Two proposals representing the views of 5,479 residents in Beijing and 7,000 from Central China's Hunan province were submitted to the Legislative Affairs Office of the State Council on Wednesday, the Beijing News reported on Wednesday.

"We must give our opinions because the law will relate to our personal interests," Luo Qichun, who is in charge of collecting the signed comments of the Beijing residents, told the paper.

"I hope the policy will speak exactly for the people," said Huan Tiejun, who collected the comments in Hunan.

Mao Shoulong, a professor at the public administration college of Renmin University of China, said: "It's very important for the citizens to discuss their possible losses and gains (related to building requisitions) in detail."

In addition, two institutions at Peking University delivered their written opinions to the office earlier this week, the Beijing Times reported on Wednesday.

The office has been receiving opinions from the public since Dec 15 when it published the second draft of the Ordinance on the Requisition and Compensation of Buildings on State-owned Land.

The move came after the office revised the first draft published in late January on the basis of more than 65,000 comments and suggestions submitted by the public.

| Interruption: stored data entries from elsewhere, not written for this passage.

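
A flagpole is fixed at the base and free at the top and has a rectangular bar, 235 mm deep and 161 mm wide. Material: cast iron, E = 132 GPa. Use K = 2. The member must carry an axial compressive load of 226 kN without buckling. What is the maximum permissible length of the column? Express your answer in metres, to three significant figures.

Buckling occurs about the weak axis: I_min = h·b³/12 with b = 161 mm (the shorter side).
I_min = 235×161³/12 = 8.173×10^7 mm⁴
I = 8.173×10^-5 m⁴
At the buckling limit P_cr = P = 2.260×10^5 N
From P_cr = π²EI/(K·L)²:  L = (1/K)·√(π²EI/P_cr) = (1/2)·√(π²×1.32×10^11×8.173×10^-5/2.260×10^5)
L = 10.9 m

L_max ≈ 10.9 m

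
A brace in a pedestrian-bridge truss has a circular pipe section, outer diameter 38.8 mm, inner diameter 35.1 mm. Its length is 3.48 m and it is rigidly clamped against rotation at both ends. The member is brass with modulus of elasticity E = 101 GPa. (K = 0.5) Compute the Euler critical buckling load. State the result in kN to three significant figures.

P_cr ≈ 12.1 kN

d_o = 38.8 mm, d_i = 35.1 mm
I = π(d_o⁴ − d_i⁴)/64 = π(38.8⁴ − 35.10⁴)/64 = 3.674×10^4 mm⁴
I = 3.674×10^4 mm⁴ = 3.674×10^-8 m⁴
Effective length L_e = K·L = 0.5 × 3.48 = 1.740 m
P_cr = π²EI / L_e² = π² × 101×10⁹ × 3.674×10^-8 / 1.740² = 1.210×10^4 N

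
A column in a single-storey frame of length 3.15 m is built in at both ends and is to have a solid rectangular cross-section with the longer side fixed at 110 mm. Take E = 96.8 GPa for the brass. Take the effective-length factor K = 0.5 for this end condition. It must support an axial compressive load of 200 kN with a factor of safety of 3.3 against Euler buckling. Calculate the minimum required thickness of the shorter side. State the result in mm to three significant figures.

Required P_cr = n·P = 3.3 × 200 = 660.0 kN
L_e = K·L = 0.5 × 3.15 = 1.575 m
Required I = P_cr·L_e²/(π²E) = 6.600×10^5 × 1.575² / (π² × 9.68×10^10) = 1.714×10^-6 m⁴
I_req = 1.714×10^6 mm⁴
Rectangle, weak axis: I_min = h·b³/12 with h = 110 mm fixed  ⇒  b = (12I/h)^(1/3) = 57.2 mm

b ≈ 57.2 mm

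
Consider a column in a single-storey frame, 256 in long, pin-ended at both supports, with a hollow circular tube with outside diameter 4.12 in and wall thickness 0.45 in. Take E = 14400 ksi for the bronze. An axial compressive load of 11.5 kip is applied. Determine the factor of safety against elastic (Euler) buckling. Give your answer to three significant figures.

Inner diameter d_i = 4.12 − 2×0.45 = 3.220 in
I = π(d_o⁴ − d_i⁴)/64 = π(4.12⁴ − 3.220⁴)/64 = 8.866 in⁴
Effective length L_e = K·L = 1 × 256 = 256.0 in
P_cr = π²EI / L_e² = π² × 14400×10³ × 8.866 / 256.0² = 1.923×10^4 lb
Factor of safety n = P_cr / P = 19.228 / 11.5 = 1.67

n ≈ 1.67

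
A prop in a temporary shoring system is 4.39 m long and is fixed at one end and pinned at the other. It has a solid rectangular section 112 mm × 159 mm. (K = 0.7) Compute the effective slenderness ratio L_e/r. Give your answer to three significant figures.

λ ≈ 95.0

For a rectangle r_min = b/√12 = 112/√12 = 32.33 mm
L_e = K·L = 0.7 × 4.39 m = 3.073 m = 3073.0 mm
λ = L_e / r_min = 3073.0 / 32.33 = 95.0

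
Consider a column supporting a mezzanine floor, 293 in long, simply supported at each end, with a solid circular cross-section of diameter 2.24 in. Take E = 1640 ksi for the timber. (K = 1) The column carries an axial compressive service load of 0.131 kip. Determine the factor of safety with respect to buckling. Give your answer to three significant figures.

I = πd⁴/64 = π×2.24⁴/64 = 1.236 in⁴
Effective length L_e = K·L = 1 × 293 = 293.0 in
P_cr = π²EI / L_e² = π² × 1640×10³ × 1.236 / 293.0² = 233.0 lb
Factor of safety n = P_cr / P = 0.23301 / 0.131 = 1.78

n ≈ 1.78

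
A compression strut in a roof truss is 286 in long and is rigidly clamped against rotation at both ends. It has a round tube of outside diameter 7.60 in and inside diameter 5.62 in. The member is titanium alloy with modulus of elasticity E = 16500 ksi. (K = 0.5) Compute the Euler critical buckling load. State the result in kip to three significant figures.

P_cr ≈ 914 kip

d_o = 7.60 in, d_i = 5.62 in
I = π(d_o⁴ − d_i⁴)/64 = π(7.60⁴ − 5.620⁴)/64 = 114.8 in⁴
Effective length L_e = K·L = 0.5 × 286 = 143.0 in
P_cr = π²EI / L_e² = π² × 16500×10³ × 114.8 / 143.0² = 9.142×10^5 lb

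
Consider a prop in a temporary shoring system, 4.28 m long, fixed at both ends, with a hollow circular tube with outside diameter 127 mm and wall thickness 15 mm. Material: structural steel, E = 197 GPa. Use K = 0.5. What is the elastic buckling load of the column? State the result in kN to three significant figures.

P_cr ≈ 3580 kN

Inner diameter d_i = 127 − 2×15 = 97.00 mm
I = π(d_o⁴ − d_i⁴)/64 = π(127⁴ − 97.00⁴)/64 = 8.424×10^6 mm⁴
I = 8.424×10^6 mm⁴ = 8.424×10^-6 m⁴
Effective length L_e = K·L = 0.5 × 4.28 = 2.140 m
P_cr = π²EI / L_e² = π² × 197×10⁹ × 8.424×10^-6 / 2.140² = 3.577×10^6 N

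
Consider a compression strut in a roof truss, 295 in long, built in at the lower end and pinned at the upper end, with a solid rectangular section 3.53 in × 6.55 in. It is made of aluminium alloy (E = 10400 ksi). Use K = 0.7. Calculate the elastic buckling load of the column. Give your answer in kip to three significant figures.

Buckling occurs about the weak axis: I_min = h·b³/12 with b = 3.53 in (the shorter side).
I_min = 6.55×3.53³/12 = 24.01 in⁴
Effective length L_e = K·L = 0.7 × 295 = 206.5 in
P_cr = π²EI / L_e² = π² × 10400×10³ × 24.01 / 206.5² = 5.779×10^4 lb

P_cr ≈ 57.8 kip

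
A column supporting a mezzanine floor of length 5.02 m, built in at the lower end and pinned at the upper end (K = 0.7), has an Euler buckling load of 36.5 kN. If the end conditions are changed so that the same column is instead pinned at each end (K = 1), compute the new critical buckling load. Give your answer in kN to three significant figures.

P_cr ∝ 1/K², so P_cr,new = P_cr,old × (K_old/K_new)² = 36.5 × (0.7/1)²
= 36.5 × 0.4900 = 17.9 kN

P_cr ≈ 17.9 kN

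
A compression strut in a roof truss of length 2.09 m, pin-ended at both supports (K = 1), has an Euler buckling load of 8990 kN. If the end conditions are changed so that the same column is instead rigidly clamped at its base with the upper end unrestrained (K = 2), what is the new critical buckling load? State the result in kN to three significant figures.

P_cr ≈ 2250 kN

P_cr ∝ 1/K², so P_cr,new = P_cr,old × (K_old/K_new)² = 8990 × (1/2)²
= 8990 × 0.2500 = 2250 kN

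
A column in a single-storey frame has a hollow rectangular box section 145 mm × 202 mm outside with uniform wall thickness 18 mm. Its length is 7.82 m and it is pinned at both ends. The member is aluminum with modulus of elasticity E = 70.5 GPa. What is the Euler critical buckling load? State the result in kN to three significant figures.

Inner dimensions: h_i = 202 − 2×18 = 166.0 mm, b_i = 145 − 2×18 = 109.0 mm
Weak-axis I_min = (h_o·b_o³ − h_i·b_i³)/12 with b_o = 145, b_i = 109.0 mm (shorter outer/inner sides).
I_min = (202×145³ − 166.0×109.0³)/12 = 3.340×10^7 mm⁴
I = 3.340×10^7 mm⁴ = 3.340×10^-5 m⁴
Effective length L_e = K·L = 1 × 7.82 = 7.820 m
P_cr = π²EI / L_e² = π² × 70.5×10⁹ × 3.340×10^-5 / 7.820² = 3.801×10^5 N

P_cr ≈ 380 kN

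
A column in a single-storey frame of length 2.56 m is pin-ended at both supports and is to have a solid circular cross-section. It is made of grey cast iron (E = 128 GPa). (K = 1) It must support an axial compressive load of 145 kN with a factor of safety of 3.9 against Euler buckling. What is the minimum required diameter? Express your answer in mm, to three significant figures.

Required P_cr = n·P = 3.9 × 145 = 565.5 kN
L_e = K·L = 1 × 2.56 = 2.560 m
Required I = P_cr·L_e²/(π²E) = 5.655×10^5 × 2.560² / (π² × 1.28×10^11) = 2.934×10^-6 m⁴
I_req = 2.934×10^6 mm⁴
Solid circle: I = πd⁴/64  ⇒  d = (64I/π)^(1/4) = (64×2.934×10^6/π)^(1/4) = 87.9 mm

d ≈ 87.9 mm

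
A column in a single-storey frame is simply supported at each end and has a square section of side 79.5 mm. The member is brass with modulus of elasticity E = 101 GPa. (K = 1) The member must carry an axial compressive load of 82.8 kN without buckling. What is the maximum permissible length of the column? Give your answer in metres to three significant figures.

L_max ≈ 6.33 m

I = a⁴/12 = 79.5⁴/12 = 3.329×10^6 mm⁴
I = 3.329×10^-6 m⁴
At the buckling limit P_cr = P = 8.280×10^4 N
From P_cr = π²EI/(K·L)²:  L = (1/K)·√(π²EI/P_cr) = (1/1)·√(π²×1.01×10^11×3.329×10^-6/8.280×10^4)
L = 6.33 m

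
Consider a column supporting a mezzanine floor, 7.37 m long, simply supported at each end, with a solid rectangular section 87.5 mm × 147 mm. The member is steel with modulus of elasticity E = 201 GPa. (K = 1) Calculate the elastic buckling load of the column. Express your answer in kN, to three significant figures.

Buckling occurs about the weak axis: I_min = h·b³/12 with b = 87.5 mm (the shorter side).
I_min = 147×87.5³/12 = 8.207×10^6 mm⁴
I = 8.207×10^6 mm⁴ = 8.207×10^-6 m⁴
Effective length L_e = K·L = 1 × 7.37 = 7.370 m
P_cr = π²EI / L_e² = π² × 201×10⁹ × 8.207×10^-6 / 7.370² = 2.997×10^5 N

P_cr ≈ 300 kN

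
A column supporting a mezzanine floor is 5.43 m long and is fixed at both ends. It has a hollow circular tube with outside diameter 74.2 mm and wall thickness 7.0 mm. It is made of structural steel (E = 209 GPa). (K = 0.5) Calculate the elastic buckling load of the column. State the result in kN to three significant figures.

Inner diameter d_i = 74.2 − 2×7.0 = 60.20 mm
I = π(d_o⁴ − d_i⁴)/64 = π(74.2⁴ − 60.20⁴)/64 = 8.432×10^5 mm⁴
I = 8.432×10^5 mm⁴ = 8.432×10^-7 m⁴
Effective length L_e = K·L = 0.5 × 5.43 = 2.715 m
P_cr = π²EI / L_e² = π² × 209×10⁹ × 8.432×10^-7 / 2.715² = 2.360×10^5 N

P_cr ≈ 236 kN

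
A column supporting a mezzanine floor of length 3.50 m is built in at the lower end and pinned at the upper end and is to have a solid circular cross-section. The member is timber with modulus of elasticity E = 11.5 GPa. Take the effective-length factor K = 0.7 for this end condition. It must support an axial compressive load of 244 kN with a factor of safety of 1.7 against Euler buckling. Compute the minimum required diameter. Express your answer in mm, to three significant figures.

Required P_cr = n·P = 1.7 × 244 = 414.8 kN
L_e = K·L = 0.7 × 3.50 = 2.450 m
Required I = P_cr·L_e²/(π²E) = 4.148×10^5 × 2.450² / (π² × 1.15×10^10) = 2.194×10^-5 m⁴
I_req = 2.194×10^7 mm⁴
Solid circle: I = πd⁴/64  ⇒  d = (64I/π)^(1/4) = (64×2.194×10^7/π)^(1/4) = 145 mm

d ≈ 145 mm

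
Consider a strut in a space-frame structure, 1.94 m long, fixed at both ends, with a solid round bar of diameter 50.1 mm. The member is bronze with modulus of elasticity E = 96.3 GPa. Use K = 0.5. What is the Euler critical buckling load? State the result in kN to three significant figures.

I = πd⁴/64 = π×50.1⁴/64 = 3.093×10^5 mm⁴
I = 3.093×10^5 mm⁴ = 3.093×10^-7 m⁴
Effective length L_e = K·L = 0.5 × 1.94 = 0.9700 m
P_cr = π²EI / L_e² = π² × 96.3×10⁹ × 3.093×10^-7 / 0.9700² = 3.124×10^5 N

P_cr ≈ 312 kN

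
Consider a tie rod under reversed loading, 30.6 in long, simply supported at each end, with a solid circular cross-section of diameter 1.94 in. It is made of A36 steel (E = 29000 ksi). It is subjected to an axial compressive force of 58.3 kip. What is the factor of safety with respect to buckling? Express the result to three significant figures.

n ≈ 3.65

I = πd⁴/64 = π×1.94⁴/64 = 0.6953 in⁴
Effective length L_e = K·L = 1 × 30.6 = 30.60 in
P_cr = π²EI / L_e² = π² × 29000×10³ × 0.6953 / 30.60² = 2.125×10^5 lb
Factor of safety n = P_cr / P = 212.54 / 58.3 = 3.65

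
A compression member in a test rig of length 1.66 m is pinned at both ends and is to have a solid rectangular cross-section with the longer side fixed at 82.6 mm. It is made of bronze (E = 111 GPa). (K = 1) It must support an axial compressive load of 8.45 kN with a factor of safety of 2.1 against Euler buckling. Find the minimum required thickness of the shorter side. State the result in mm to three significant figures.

Required P_cr = n·P = 2.1 × 8.45 = 17.74 kN
L_e = K·L = 1 × 1.66 = 1.660 m
Required I = P_cr·L_e²/(π²E) = 1.774×10^4 × 1.660² / (π² × 1.11×10^11) = 4.463×10^-8 m⁴
I_req = 4.463×10^4 mm⁴
Rectangle, weak axis: I_min = h·b³/12 with h = 82.6 mm fixed  ⇒  b = (12I/h)^(1/3) = 18.6 mm

b ≈ 18.6 mm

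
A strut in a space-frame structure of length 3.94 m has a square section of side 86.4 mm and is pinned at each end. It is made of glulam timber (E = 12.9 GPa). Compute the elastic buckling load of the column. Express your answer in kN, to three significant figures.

P_cr ≈ 38.1 kN

I = a⁴/12 = 86.4⁴/12 = 4.644×10^6 mm⁴
I = 4.644×10^6 mm⁴ = 4.644×10^-6 m⁴
Effective length L_e = K·L = 1 × 3.94 = 3.940 m
P_cr = π²EI / L_e² = π² × 12.9×10⁹ × 4.644×10^-6 / 3.940² = 3.809×10^4 N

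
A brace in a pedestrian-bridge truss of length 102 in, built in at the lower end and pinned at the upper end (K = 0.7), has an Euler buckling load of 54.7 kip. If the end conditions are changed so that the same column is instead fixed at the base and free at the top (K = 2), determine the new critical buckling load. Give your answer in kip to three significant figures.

P_cr ≈ 6.70 kip

P_cr ∝ 1/K², so P_cr,new = P_cr,old × (K_old/K_new)² = 54.7 × (0.7/2)²
= 54.7 × 0.1225 = 6.70 kip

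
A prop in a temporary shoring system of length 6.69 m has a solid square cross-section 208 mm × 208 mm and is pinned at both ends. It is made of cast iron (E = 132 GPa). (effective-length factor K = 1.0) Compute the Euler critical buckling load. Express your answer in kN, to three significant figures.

I = a⁴/12 = 208⁴/12 = 1.560×10^8 mm⁴
I = 1.560×10^8 mm⁴ = 1.560×10^-4 m⁴
Effective length L_e = K·L = 1 × 6.69 = 6.690 m
P_cr = π²EI / L_e² = π² × 132×10⁹ × 1.560×10^-4 / 6.690² = 4.540×10^6 N

P_cr ≈ 4540 kN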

The second draft says that local governments will not be allowed to use their administrative rights to forcibly demolish citizens' properties, and that forced home demolitions must go through the courts.

The new draft also prohibits any organization or individual from using violence, threats or other illegal acts, such as cutting off water, electricity and transport access, to force relocations.

The draft has attracted a lot of public attention as building and land requisitions have caused violence between owners and developers, and even suicides on the part of some owners, events that sparked public outcries.

As of late Wednesday, more than 9,000 participants had submitted their opinions about the draft, according to the official website set up to canvass public opinion.

They can also hand in their opinions at the office, or post or e-mail them.